The outfit has opened a new division which will deliver a “sovereign, secure and open” platform to NHS bodies and the wider healthcare sector.
Dubbed UKCloud, Health the new division will learn from UKCloud’s government experience. The outfit saw a 37 per cent share of Infrastructure-as-a-Service spend through the G-Cloud public sector framework.
CEO Simon Hansford said that cloud adoption in government stands at eight per cent, compared with two per cent adoption in healthcare.
He said that the market is ripe, and when they see that there is a sovereign, secure and open platform they will go for it. He said the situation was similar when UKCloud launched six years ago.

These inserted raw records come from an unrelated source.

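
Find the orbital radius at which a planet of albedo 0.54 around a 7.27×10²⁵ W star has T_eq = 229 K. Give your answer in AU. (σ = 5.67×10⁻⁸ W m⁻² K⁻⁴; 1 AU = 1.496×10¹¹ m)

d ≈ 0.437 AU

From T_eq⁴ = L(1−A)/(16πσd²): d = √[L(1−A)/(16πσT_eq⁴)].
d = √[7.27×10²⁵ × 0.46 / (16π × 5.67×10⁻⁸ × (229)⁴)] = 6.53×10¹⁰ m = 0.437 AU.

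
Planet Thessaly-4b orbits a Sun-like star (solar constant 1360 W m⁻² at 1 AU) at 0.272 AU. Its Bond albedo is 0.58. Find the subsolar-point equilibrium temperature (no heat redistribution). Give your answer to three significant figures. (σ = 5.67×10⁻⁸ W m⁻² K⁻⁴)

Flux at 0.272 AU: S = 1360/0.272² = 1.84×10⁴ W m⁻².
At the subsolar point the surface absorbs S(1−A) and emits σT⁴ per unit area — no factor of 4, since only the local patch is in balance.
T = [1.84×10⁴ × 0.42 / 5.67×10⁻⁸]^(1/4) = (1.36×10¹¹)^(1/4) = 607 K.

T_ss ≈ 607 K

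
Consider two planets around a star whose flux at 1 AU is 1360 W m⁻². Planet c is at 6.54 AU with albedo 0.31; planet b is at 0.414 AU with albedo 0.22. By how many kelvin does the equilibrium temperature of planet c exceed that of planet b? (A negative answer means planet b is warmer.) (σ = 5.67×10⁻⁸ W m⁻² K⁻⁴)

T_eq = [S₀(1−A)/(4σd²)]^(1/4), so T ∝ (1−A)^(1/4) / √d.
T₁ = [1360×0.69/(4×5.67×10⁻⁸×6.54²)]^(1/4) = 99.17 K.
T₂ = [1360×0.78/(4×5.67×10⁻⁸×0.414²)]^(1/4) = 406.44 K.

ΔT ≈ -307.3 K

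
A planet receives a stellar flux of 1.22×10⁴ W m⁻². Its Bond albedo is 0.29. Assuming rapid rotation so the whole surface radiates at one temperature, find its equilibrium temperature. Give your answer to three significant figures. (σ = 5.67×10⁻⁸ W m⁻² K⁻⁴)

T_eq ≈ 442 K

Energy balance: absorbed = emitted ⇒ πR²·S(1−A) = 4πR²·σT_eq⁴, so T_eq⁴ = S(1−A)/(4σ).
T_eq = [1.22×10⁴ × 0.71 / (4 × 5.67×10⁻⁸)]^(1/4) = (3.82×10¹⁰)^(1/4) = 442 K.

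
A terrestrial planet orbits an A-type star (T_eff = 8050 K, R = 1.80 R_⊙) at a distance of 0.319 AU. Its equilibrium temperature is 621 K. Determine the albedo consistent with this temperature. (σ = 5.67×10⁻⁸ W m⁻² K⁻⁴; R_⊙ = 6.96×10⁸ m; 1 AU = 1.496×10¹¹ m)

R_⋆ = 1.80 × 6.96×10⁸ = 1.25×10⁹ m.
d = 0.319 AU = 4.77×10¹⁰ m.
L = 4πR_⋆²σT_⋆⁴ = 4π(1.25×10⁹)² × 5.67×10⁻⁸ × (8050)⁴ = 4.70×10²⁷ W.
S = L/(4πd²) = 1.64×10⁵ W m⁻².
From T_eq⁴ = S(1−A)/(4σ): 1−A = 4σT_eq⁴/S.
1−A = 4 × 5.67×10⁻⁸ × (621)⁴ / 1.64×10⁵ = 0.206.

A ≈ 0.79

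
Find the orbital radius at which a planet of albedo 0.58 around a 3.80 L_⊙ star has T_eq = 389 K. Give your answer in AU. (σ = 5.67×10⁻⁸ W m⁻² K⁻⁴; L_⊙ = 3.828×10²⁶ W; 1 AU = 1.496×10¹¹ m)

L = 3.80 × 3.828×10²⁶ = 1.45×10²⁷ W.
From T_eq⁴ = L(1−A)/(16πσd²): d = √[L(1−A)/(16πσT_eq⁴)].
d = √[1.45×10²⁷ × 0.42 / (16π × 5.67×10⁻⁸ × (389)⁴)] = 9.68×10¹⁰ m = 0.647 AU.

d ≈ 0.647 AU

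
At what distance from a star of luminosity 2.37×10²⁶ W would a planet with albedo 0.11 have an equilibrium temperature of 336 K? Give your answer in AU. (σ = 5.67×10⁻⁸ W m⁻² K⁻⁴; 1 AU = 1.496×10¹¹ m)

From T_eq⁴ = L(1−A)/(16πσd²): d = √[L(1−A)/(16πσT_eq⁴)].
d = √[2.37×10²⁶ × 0.89 / (16π × 5.67×10⁻⁸ × (336)⁴)] = 7.62×10¹⁰ m = 0.509 AU.

d ≈ 0.509 AU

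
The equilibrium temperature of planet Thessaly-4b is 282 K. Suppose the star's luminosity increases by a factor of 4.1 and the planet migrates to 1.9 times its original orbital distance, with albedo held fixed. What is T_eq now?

T_eq ∝ L^(1/4) · d^(−1/2).
T′ = 282 × 4.1^(1/4) / 1.9^(1/2) = 291 K.

T_eq ≈ 291 K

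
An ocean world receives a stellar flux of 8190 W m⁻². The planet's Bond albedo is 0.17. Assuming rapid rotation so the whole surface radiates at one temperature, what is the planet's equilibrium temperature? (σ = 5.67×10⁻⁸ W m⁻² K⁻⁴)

Energy balance: absorbed = emitted ⇒ πR²·S(1−A) = 4πR²·σT_eq⁴, so T_eq⁴ = S(1−A)/(4σ).
T_eq = [8190 × 0.83 / (4 × 5.67×10⁻⁸)]^(1/4) = (3.00×10¹⁰)^(1/4) = 416 K.

T_eq ≈ 416 K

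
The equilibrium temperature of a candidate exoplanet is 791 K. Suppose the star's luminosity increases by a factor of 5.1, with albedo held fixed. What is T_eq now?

T_eq ∝ L^(1/4) · d^(−1/2).
T′ = 791 × 5.1^(1/4) = 1190 K.

T_eq ≈ 1190 K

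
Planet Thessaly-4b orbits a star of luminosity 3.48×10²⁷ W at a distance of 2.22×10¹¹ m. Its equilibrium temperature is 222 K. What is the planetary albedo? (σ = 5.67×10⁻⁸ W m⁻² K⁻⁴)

Flux: S = L/(4πd²) = 3.48×10²⁷/(4π×(2.22×10¹¹)²) = 5620 W m⁻².
From T_eq⁴ = S(1−A)/(4σ): 1−A = 4σT_eq⁴/S.
1−A = 4 × 5.67×10⁻⁸ × (222)⁴ / 5620 = 0.098.

A ≈ 0.90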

It built a platform at its own cost and risk, and stood it up, and believed customers would come to us.
The new UKCloud Health platform is a replica of its existing platform and would encompass “tens of thousands of VMs and petabytes of storage”. It will run on the same physical datacentres, but it’s a segregated platform.
One important aspect of the platform is that it allows healthcare bodies, pharmaceutical companies and regulatory bodies to share data sets with each other and partners in the supply chain, where appropriate, Hansford explained.
Hansford said that UKFast is price neutral, and in the majority of cases cheaper, than AWS and Azure across the whole basket of storage and compute.
He also claimed the US hyperscalers’ recent investments in UK datacentres were “tiny” and that their data residency claims were no more than ‘FUD’.
Hansford pointed out that last week, Azure ran out of storage capacity in the UK, so moved customers over to the Netherlands. Amazon has also run out of a compute platform in the UK and moved over to Ireland.
The big outfits had made tiny investments in the UK to win hearts and minds and they don’t give data residency, let alone data sovereignty.